Ребята боевые, орденов и медалей, как звезд на безоблачном небе: за два заброса в глубокий тыл немцев или японцев давали Героя Советского Союза, если, конечно, разведчики возвращались «на базу». О «дедовщине» не могло быть и речи. Фронтовики относились к нам, как к младшим братишкам, службу спрашивали, но и прощали многое. Первая истина, которую они нам вдолбили, звучала так: «Стукач погибает в атаке перед проволокой!»
<…>
Морозы стояли в Канске до минус пятидесяти по Цельсию, а не по Фаренгейту!.. <…> В мороз на посту стояли по часу, надевали на себя две пары белья, шерстяные галифе, гимнастерку, еще пару из войлока, шинель, а сверху тулуп. И все равно промерзали.
<…>.
Ломались парни в школе из-за того, что не могли усвоить программу, — шутка ли, на втором курсе давали каждый день от двадцати пяти до сорока иероглифов. Мы их называли, на японский манер, «канцзы». На каждый иероглиф делалась карточка, с одной стороны писался «канцз», с другой стороны его чтение и все значения. Стоишь дневальным на посту, рота спит, ты перебираешь карточки, которые усвоил — в сторону, на которых запинаешься — прокручиваешь вновь и вновь. Странно, некоторые знаки влеплялись в память на уроке, а другие сопротивлялись, и ты долбил их до посинения. Рота спит, японисты бредят во сне по-японски, кореисты — по-корейски, китаисты — на китайском. Каждую неделю — зачет, четыре двойки подряд, то есть месяц в двойках — отчисление, ибо уже не догнать остальных. Долбил я «шенцзы» или «канцзики» даже на губе, куда угодил за неотдание чести военному патрулю в Саду отдыха (а пускали нас на танцплощадку бесплатно).
Из ста шести человек, приступивших к изучению чжунго хуа, в Китай поехали двадцать шесть. Отбор по Дарвину. Китайский сдавался не по конспекту товарища (за шпаргалку полагалось три наряда вне очереди) — бессонницей, головными болями, порой доводившими до нервного истощения, хотя курс изучения языков был продуман до деталей. Поднимали в семь, физзарядка на плацу до шести градусов мороза — голые по пояс, до десяти градусов — в нижней рубашке, до пятнадцати — в гимнастерке, после тридцати — прогулка в шинелях, в сорок мы делали гимнастические упражнения в казарме.

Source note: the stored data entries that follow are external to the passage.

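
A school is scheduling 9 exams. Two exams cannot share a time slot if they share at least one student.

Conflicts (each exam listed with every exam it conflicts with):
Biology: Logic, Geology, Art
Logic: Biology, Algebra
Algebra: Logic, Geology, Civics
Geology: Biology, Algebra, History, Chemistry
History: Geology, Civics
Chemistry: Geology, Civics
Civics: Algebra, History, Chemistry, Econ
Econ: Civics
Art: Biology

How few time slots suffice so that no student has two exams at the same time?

2

Civics and Econ conflict, so at least 2 time slots are needed.
2 time slots suffice: Biology=2, Logic=1, Algebra=2, Geology=1, History=2, Chemistry=2, Civics=1, Econ=2, Art=1. Every pair that conflicts lands in different time slots.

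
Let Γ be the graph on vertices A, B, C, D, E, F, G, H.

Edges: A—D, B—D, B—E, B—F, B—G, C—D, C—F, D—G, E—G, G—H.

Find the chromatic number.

B, E, G form a triangle, so at least 3 colors are needed.
3 colors suffice: color 1 → {A, B, C, H}; color 2 → {F, G}; color 3 → {D, E}. Each edge has distinct colors on its endpoints.

3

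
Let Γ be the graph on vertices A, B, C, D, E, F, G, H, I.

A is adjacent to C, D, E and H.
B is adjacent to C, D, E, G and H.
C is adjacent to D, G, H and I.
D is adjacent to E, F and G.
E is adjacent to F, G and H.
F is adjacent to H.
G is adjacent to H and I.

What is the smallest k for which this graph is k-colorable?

4

B, C, G, H are pairwise adjacent (a clique of size 4), so at least 4 colors are needed.
4 colors suffice: A=1, B=4, C=2, D=3, E=2, F=1, G=1, H=3, I=3. Every edge joins two different colors.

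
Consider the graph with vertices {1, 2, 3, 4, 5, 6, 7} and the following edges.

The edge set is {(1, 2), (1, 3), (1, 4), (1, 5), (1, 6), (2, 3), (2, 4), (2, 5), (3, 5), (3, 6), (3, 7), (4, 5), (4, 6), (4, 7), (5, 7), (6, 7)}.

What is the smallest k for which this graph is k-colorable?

4

1, 2, 4, 5 form a clique, so at least 4 colors are needed.
4 colors suffice: color a → {3, 4}; color b → {5, 6}; color c → {1, 7}; color d → {2}. Every edge joins two different colors.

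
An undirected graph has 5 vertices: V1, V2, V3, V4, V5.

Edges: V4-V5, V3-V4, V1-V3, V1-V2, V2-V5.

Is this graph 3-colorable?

The chromatic number is 3. The cycle V2-V1-V3-V4-V5-V2 has odd length 5, so it cannot be 2-colored; at least 3 colors are needed.
3 colors suffice: color R → {V2, V3}; color B → {V1, V4}; color G → {V5}.
That is already a proper 3-coloring.

Yes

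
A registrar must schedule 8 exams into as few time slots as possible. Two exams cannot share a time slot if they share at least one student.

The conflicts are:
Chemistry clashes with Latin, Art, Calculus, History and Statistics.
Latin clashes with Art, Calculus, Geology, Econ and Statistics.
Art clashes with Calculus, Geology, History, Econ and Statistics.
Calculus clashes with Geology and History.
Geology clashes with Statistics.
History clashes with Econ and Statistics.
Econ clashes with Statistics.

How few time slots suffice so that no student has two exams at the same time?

4

Latin, Art, Geology, Statistics are mutually in conflict, so at least 4 time slots are needed.
Using 4 time slots: Chemistry=4, Latin=3, Art=1, Calculus=2, Geology=4, History=3, Econ=4, Statistics=2. Every pair that conflicts lands in different time slots.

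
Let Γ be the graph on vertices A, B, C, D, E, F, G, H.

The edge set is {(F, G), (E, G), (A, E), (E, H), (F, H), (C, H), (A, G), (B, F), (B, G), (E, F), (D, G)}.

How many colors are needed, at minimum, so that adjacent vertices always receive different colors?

A, E, G are pairwise adjacent, so at least 3 colors are needed.
A valid assignment using 3 colors: A=green, B=blue, C=blue, D=blue, E=blue, F=green, G=red, H=red. Each edge has distinct colors on its endpoints.

3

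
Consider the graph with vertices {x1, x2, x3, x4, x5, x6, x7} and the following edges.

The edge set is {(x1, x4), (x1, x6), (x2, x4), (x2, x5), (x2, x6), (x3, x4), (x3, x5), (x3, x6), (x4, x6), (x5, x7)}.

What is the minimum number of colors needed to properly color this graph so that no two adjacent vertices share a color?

x2, x4, x6 form a triangle, so at least 3 colors are needed.
3 colors suffice: x1=green, x2=green, x3=green, x4=blue, x5=red, x6=red, x7=blue. Every edge joins two different colors.

3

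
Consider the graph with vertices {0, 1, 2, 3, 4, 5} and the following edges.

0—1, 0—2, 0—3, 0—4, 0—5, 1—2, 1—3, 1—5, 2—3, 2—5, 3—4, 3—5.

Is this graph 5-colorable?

The chromatic number is 5. 0, 1, 2, 3, 5 form a clique, so at least 5 colors are needed.
5 colors suffice: color a → {0}; color b → {3}; color c → {2, 4}; color d → {1}; color e → {5}.
That is already a proper 5-coloring.

Yes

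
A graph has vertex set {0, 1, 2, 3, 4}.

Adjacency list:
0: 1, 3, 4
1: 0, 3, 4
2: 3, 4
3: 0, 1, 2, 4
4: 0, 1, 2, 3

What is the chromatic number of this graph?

4

0, 1, 3, 4 are pairwise adjacent (a clique of size 4), so at least 4 colors are needed.
4 colors suffice: 0=green, 1=yellow, 2=green, 3=red, 4=blue. Every edge joins two different colors.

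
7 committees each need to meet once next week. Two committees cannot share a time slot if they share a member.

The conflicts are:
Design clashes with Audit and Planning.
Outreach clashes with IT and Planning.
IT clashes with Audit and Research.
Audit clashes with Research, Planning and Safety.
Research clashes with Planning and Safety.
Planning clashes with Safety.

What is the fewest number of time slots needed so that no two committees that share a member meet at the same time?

Audit, Research, Planning, Safety all conflict with each other, so at least 4 time slots are needed.
4 time slots suffice: time slot 1 → {Outreach, Audit}; time slot 2 → {IT, Planning}; time slot 3 → {Design, Research}; time slot 4 → {Safety}. No two conflicting committees share a time slot.

4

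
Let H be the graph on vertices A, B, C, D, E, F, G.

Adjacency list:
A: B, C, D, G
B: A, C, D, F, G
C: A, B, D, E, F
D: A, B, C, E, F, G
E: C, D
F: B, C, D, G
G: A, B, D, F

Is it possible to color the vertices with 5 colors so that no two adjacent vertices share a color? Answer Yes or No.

Yes

The chromatic number is 4. B, C, D, F are mutually adjacent (a clique of size 4), so at least 4 colors are needed.
4 colors suffice: A=4, B=3, C=2, D=1, E=3, F=4, G=2.
Since 5 ≥ 4, a proper 5-coloring certainly exists.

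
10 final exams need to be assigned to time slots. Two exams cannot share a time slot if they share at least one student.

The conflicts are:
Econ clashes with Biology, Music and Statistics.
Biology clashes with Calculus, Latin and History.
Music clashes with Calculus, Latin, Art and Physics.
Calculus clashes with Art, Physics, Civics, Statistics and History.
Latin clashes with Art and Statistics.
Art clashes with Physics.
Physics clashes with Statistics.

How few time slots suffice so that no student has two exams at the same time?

Music, Calculus, Art, Physics all conflict with each other, so at least 4 time slots are needed.
4 time slots suffice: Econ=1, Biology=2, Music=2, Calculus=1, Latin=1, Art=3, Physics=4, Civics=2, Statistics=2, History=3. Each listed conflict is separated.

4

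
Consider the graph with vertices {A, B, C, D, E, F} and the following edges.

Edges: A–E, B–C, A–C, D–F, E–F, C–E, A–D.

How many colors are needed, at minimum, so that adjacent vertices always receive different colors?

A, C, E are mutually adjacent, so at least 3 colors are needed.
3 colors suffice: color red → {A, B, F}; color blue → {D, E}; color green → {C}. No two adjacent vertices share a color.

3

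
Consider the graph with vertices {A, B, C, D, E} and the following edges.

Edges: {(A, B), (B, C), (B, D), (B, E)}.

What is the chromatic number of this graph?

A and B are adjacent, so at least 2 colors are needed.
2 colors suffice: color red → {B}; color blue → {A, C, D, E}. Each edge has distinct colors on its endpoints.

2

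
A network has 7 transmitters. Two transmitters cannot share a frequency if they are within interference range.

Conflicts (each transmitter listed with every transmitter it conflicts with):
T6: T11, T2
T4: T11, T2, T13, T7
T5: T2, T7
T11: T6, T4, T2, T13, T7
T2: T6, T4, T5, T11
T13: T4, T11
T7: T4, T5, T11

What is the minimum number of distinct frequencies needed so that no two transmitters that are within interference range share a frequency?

3

T6, T11, T2 all conflict with each other, so at least 3 frequencies are needed.
3 frequencies suffice: frequency 1 → {T5, T11}; frequency 2 → {T2, T13, T7}; frequency 3 → {T6, T4}. No two conflicting transmitters share a frequency.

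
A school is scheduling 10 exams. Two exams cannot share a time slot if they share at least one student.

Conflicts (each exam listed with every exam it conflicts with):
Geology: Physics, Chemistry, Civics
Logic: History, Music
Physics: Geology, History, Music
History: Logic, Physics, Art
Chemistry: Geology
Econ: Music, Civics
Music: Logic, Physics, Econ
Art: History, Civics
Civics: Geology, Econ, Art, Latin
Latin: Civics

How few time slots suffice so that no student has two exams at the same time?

3

The cycle Physics-Geology-Civics-Econ-Music-Physics has odd length 5, so it cannot be 2-colored; at least 3 time slots are needed.
3 time slots suffice: time slot 1 → {History, Chemistry, Music, Civics}; time slot 2 → {Geology, Logic, Econ, Art, Latin}; time slot 3 → {Physics}. Each listed conflict is separated.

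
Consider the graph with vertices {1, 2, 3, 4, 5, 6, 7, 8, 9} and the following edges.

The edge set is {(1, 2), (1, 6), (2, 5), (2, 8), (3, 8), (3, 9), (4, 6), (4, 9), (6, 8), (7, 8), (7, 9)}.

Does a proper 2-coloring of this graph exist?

No

The cycle 6-8-7-9-4-6 has odd length 5, so it cannot be 2-colored; at least 3 colors are needed.
So 2 colors are not enough.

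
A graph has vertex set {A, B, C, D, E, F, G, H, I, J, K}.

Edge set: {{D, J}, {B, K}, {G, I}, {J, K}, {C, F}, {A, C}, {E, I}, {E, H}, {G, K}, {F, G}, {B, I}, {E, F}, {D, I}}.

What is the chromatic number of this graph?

3

The cycle J-K-G-I-D-J has odd length 5, so it cannot be 2-colored; at least 3 colors are needed.
One proper 3-coloring: A=red, B=blue, C=blue, D=blue, E=blue, F=red, G=blue, H=red, I=red, J=green, K=red. No two adjacent vertices share a color.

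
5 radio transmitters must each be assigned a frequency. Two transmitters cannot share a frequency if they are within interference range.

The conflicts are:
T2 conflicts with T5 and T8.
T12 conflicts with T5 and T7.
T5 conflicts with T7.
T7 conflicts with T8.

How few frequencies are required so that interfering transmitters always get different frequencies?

T12, T5, T7 are mutually in conflict, so at least 3 frequencies are needed.
3 frequencies suffice: frequency 1 → {T5, T8}; frequency 2 → {T2, T7}; frequency 3 → {T12}. Every pair that conflicts lands in different frequencies.

3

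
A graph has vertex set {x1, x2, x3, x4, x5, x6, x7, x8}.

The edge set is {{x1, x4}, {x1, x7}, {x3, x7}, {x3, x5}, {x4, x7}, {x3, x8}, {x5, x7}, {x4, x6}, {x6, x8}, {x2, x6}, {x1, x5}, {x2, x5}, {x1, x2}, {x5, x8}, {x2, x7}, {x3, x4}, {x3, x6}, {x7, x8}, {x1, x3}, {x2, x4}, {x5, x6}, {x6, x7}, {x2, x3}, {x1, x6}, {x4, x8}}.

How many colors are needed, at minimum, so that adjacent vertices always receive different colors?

6

x1, x2, x3, x4, x6, x7 are mutually adjacent (a clique of size 6), so at least 6 colors are needed.
6 colors suffice: x1=4, x2=5, x3=2, x4=6, x5=6, x6=3, x7=1, x8=4. No two adjacent vertices share a color.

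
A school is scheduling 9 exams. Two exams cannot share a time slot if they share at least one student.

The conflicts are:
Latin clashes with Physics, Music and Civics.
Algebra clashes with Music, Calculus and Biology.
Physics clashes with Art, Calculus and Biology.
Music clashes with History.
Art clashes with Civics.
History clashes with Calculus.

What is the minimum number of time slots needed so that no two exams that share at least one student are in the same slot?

The cycle Algebra-Biology-Physics-Latin-Music-Algebra has odd length 5, so it cannot be 2-colored; at least 3 time slots are needed.
3 time slots suffice: time slot 1 → {Physics, Music, Civics}; time slot 2 → {Latin, Art, Calculus, Biology}; time slot 3 → {Algebra, History}. No two conflicting exams share a time slot.

3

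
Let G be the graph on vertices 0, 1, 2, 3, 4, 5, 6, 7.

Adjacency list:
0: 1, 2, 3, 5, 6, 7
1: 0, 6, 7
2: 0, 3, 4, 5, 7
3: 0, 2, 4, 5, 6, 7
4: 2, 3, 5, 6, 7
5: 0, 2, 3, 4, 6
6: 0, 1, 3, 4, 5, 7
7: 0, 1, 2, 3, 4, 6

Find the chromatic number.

4

0, 1, 6, 7 form a clique, so at least 4 colors are needed.
4 colors suffice: color red → {2, 6}; color blue → {0, 4}; color green → {1, 3}; color yellow → {5, 7}. Each edge has distinct colors on its endpoints.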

Физподготовку вынесли на экзамены. После занятий, по пути на обед, мы прыгали через коня, подтягивались не менее десяти раз на перекладине, и кто не мог, нагонял мускулы за счет послеобеденного сна. Полтора часа сна после обеда было спасением, ты точно проваливался в яму и вставал с чистой головой, после чего стрелковый тренаж, чистка оружия, затем изучение военных премудростей, после ужина три часа самоподготовки, не считая полутора часов утренней, в итоге шесть-семь часов в день на китайский и английский. В воскресенье обязательно спортивные соревнования. Я бегал, преодолевал, колол, снимал, прыгал, стрелял, честно зарабатывал увольнительную в город на танцы. Два года я был чемпионом округа по боксу в среднем весе, за что получил четыре дня дополнительного летнего отпуска.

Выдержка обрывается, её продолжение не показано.